Genetiğin yeteneklerimiz üzerinde büyük etkisi var, ancak yeterli pratik yapılmazsa yeteneğin yok olması kaçınılmaz. Yapılan araştırmalar çok yetenekli olan kişilerin, çocukluk yıllarından bu yana mevcut potansiyelini keşfetme ve ortaya çıkarma çabasında olduklarını gösteriyor. Ancak genetik olarak yetenek potansiyeli olmadan da, küçük yaşlardan itibaren bir alana yönelmek, çok çalışarak çaba harcamanın da başarıyı getirdiğini gösteren birçok örnekler var.
Somut bir örnek olarak, 1947-2010 yıllarında yaşamış Macar eğitim psikoloğu ve satranç hocası Laszlo Polgar’ı gösterebiliriz. Yeteneğin doğuştan gelmediği, dolayısıyla öğrenilebileceğini iddia eden Polgar ilginç bir deneye kalkışıyor. Kendisi sıradan bir satranç oyuncusu, ancak deney konusu olarak satrancı seçiyor. Salt bu iddiasını kanıtlamak için gazete ilanı ile tanıştığı ve evlendiği Ukrayna’lı eşi ise hiç satranç bilmiyor. Dünyaya gelen üç kızını da üç yaşından itibaren özel bir programla yetiştiriyor. Yıllar içinde üç kız da satrançta müthiş bir noktaya ulaşıyorlar, hepsi “Grand Master” ünvanı alıyorlar ve en küçük kızı Judit Polgar ise tarihin en güçlü kadın satranç oyuncusu ünvanını elde ediyor. Kısacası Polgar tezini kanıtlıyor ve yoğun çalışma ile mükemmelliğe ulaşılacağını dünyaya gösteriyor. Ünlü düşünür John Locke, birçok düşünür karşı çıksa da “insan dünyaya bomboş bir levha gibi gelir ve zamanla her şeyi öğrenir ve edinir” der. Genel olarak başarının yarısı genetik özelliklerin, diğer yarısı da yaşam boyu sürecek yoğun pratik ve çalışmaların sonucudur.

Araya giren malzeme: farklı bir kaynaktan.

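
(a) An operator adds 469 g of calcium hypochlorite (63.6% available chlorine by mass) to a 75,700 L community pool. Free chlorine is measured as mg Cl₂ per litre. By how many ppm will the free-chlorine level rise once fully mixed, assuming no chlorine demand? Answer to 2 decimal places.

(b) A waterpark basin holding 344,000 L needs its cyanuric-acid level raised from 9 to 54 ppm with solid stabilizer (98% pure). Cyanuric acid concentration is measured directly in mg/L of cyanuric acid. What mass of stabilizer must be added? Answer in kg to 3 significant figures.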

Yeteneğin doğuştan gelip, gelmediği tartışılsa da, kesin olan yeteneklerimizi ancak çalışarak geliştirebileceğimiz gerçeğidir. İlgi duyduğunuz alanda sıkı çalışırsanız, yoğun çaba harcarsanız ulaşılamayacak bir başarı yoktur.
Herkesin doğuştan gelen ve başarılı olacağı bir alan var. Eğitim sistemi kişinin bu potansiyelini keşfetmesine yardımcı olacak şekilde tasarımlanmalı. Bugün böyle bir sisteme sahip değiliz. Çocuklarımız hangi kriterlerle geleceklerine yön veriyorlar? Kendi potansiyelinin farkındalar mı? Bu çocukların kendi başlarına yapabilecekleri bir şey değil. Yol gösterici süreçlere ihtiyaçları var. Bugün hiç ilgileri olmayan disiplinlerde yıllarca okuyan, diploma alan ve alanlarında hiç çalışmayan çocuklarımız var.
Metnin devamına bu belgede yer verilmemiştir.